Intuition behind the expectation of a conditional expectation Let $(\Omega, \cal F, P)$ be a probability space and $X,Y$ two random variables defined on $(\Omega, \cal F, P)$. I stumbled upon the equality $$E[E(X \vert Y)]=E(X)$$
Observing that 
$$\begin{align}
E[E(X \vert Y)] & =\sum_iP(Y=Y_i)E(X\vert Y_i) \\
& = P(Y=Y_1)E(X \vert Y_1)+...+ P(Y=Y_n)E(X\vert Y_n) \\
&=E(X)
\end{align}$$
it "mathematically" makes sense to me, but still not intuitively. How does one intuitively recognise that the expectation of a random variable equal the expectation of an expectation of that random variable given some information?
 A: $E(X)$ is the expectation of $X$, whatever $Y$. You can also express it as a weighted average of the expectations of $X$ for given $Y$, where the weights are the probabilities of the respective values of $Y$.
E.g. we have the drawings
$$(1,1),(1,2),(2,1),(2,2)$$ with respective probabilities $0.1,0.2,0.3,0.4$.
The expectation of $X$ is
$$1\cdot0.1+1\cdot0.2+2\cdot0.3+2\cdot0.4=1.7$$
The marginal probabilities of $Y$ are $0.4, 0.6$.

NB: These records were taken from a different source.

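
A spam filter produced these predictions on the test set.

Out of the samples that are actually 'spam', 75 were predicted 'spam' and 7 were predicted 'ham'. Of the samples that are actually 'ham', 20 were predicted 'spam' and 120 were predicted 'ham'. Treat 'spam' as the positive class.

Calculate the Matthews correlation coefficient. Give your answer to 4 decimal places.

0.7528

MCC = (TP·TN − FP·FN) / √((TP+FP)(TP+FN)(TN+FP)(TN+FN))
Numerator = 75·120 − 20·7 = 8860
Denominator = √(95·82·140·127) = √138506200 = 11768.8657
MCC = 8860 / 11768.8657 = 0.7528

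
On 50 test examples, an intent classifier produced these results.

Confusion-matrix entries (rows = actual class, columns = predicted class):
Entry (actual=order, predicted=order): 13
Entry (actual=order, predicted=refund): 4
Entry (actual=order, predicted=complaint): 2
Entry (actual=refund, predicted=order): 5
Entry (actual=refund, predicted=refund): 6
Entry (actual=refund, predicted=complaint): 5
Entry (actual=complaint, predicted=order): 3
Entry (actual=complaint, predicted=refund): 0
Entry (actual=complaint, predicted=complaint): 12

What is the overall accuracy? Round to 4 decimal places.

Accuracy = trace / total = (13+6+12=31) / 50 = 31/50 = 0.6200

0.6200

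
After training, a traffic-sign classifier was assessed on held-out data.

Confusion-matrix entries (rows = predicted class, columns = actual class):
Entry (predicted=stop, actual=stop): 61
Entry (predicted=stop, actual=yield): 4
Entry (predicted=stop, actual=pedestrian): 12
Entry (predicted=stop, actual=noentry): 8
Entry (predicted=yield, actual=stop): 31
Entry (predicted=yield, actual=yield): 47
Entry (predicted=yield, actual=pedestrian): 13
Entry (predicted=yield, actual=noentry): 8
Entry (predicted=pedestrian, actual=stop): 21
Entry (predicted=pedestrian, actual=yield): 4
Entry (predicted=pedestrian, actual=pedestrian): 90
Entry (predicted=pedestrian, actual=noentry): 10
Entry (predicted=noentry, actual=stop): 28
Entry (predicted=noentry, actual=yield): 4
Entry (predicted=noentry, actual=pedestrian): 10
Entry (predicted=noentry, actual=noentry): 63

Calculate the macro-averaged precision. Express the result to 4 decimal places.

0.6281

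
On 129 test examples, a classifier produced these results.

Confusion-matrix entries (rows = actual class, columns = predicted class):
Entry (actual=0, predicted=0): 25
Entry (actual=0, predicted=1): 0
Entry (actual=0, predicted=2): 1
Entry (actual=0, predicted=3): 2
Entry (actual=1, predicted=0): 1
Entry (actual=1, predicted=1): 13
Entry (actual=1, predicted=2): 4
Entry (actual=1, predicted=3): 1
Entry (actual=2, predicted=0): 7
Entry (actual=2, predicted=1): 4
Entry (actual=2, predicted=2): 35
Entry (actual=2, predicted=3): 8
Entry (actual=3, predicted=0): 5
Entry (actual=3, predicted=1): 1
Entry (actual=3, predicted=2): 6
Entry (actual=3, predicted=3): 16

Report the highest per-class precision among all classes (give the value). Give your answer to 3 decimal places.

0.761

Per-class precision (TP/(TP+FP)):
  0: TP=25, FP=1+7+5=13 → 25/38 = 0.6579
  1: TP=13, FP=0+4+1=5 → 13/18 = 0.7222
  2: TP=35, FP=1+4+6=11 → 35/46 = 0.7609
  3: TP=16, FP=2+1+8=11 → 16/27 = 0.5926
Highest is class '2' with precision = 0.761.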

The conditional probabilities of $X$ are
$$Y=1\to 0.25,0.75,\\Y=2\to 0.33,0.67.$$
The conditional expectations of $X$ are
$$Y=1\to 1\cdot0.25+2\cdot0.75=1.75,\\Y=2\to 1\cdot0.33+2\cdot0.67=1.67.$$
and indeed,
$$1.75\cdot0.4+1.67\cdot0.6=1.7.$$
A: There are many ways of explaining this intuivitely, I will use the equalities you provided, stick to the discrete case and won't go much into the machinery of probability theory.
I claim that the sum
$$\sum_i P(Y=Y_i)E(X|Y_i)$$
is essentially just the expected value of $X$ - a weighted average of all values of $X$ - in disguise. It is only matter of how the space $\Omega$ is partitioned.

$E(X)$
To see that, let's see what $E(X)$ does:
$$E(X) = \sum_i  P(X = X_i)  X_i$$
Think of the event $[X=X_i]$ as a set of all cases (all the $\omega$s) where $X(\omega) = X_i$. These events form a partitioning of $\Omega$ in that they are disjoint sets that add up to $\Omega$.

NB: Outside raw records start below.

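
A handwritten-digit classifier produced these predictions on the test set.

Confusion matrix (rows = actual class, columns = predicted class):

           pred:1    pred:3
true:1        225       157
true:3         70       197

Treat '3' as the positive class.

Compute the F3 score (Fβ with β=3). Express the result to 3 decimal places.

Fβ = (1+β²)·TP / ((1+β²)·TP + β²·FN + FP), with β²=9
= 10·197 / (10·197 + 9·70 + 157) = 0.715

0.715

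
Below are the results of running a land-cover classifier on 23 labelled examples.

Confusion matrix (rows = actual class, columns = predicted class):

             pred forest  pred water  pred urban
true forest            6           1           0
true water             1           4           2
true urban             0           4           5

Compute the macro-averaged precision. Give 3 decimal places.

Per-class precision (TP/(TP+FP)):
  forest: TP=6, FP=1+0=1 → 6/7 = 0.8571
  water: TP=4, FP=1+4=5 → 4/9 = 0.4444
  urban: TP=5, FP=0+2=2 → 5/7 = 0.7143
Macro-precision = mean = (0.8571 + 0.4444 + 0.7143) / 3 = 0.672

0.672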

In $E(X)$ we are therefore looking at the value of $X$ on the set $[X=X_i]$ and weighting it with the size of the set, $P(X=X_i)$.

$E(E(X|Y))$
Now in your case:
$$\sum_i P(Y=Y_i)E(X|Y_i)$$
Here, we are looking at the value of $X$ on the set $[Y=Y_i]$. But we can't just write $X_i$, since $X$ does not have to have the same value on all $\omega \in [Y=Y_i]$. Thus we have to average over all the cases in $[Y=Y_i]$, which is precisely what $E(X|Y_i)$ is. Then we just multiply this with the size of the set, which is $P(Y=Y_i)$.
In both cases, we are just aggregating the $\omega$s in different ways. In $E(X)$, it's over the sets $[X=X_i]$, in $E(E(X|Y))$, it's over the sets $[Y=Y_i]$.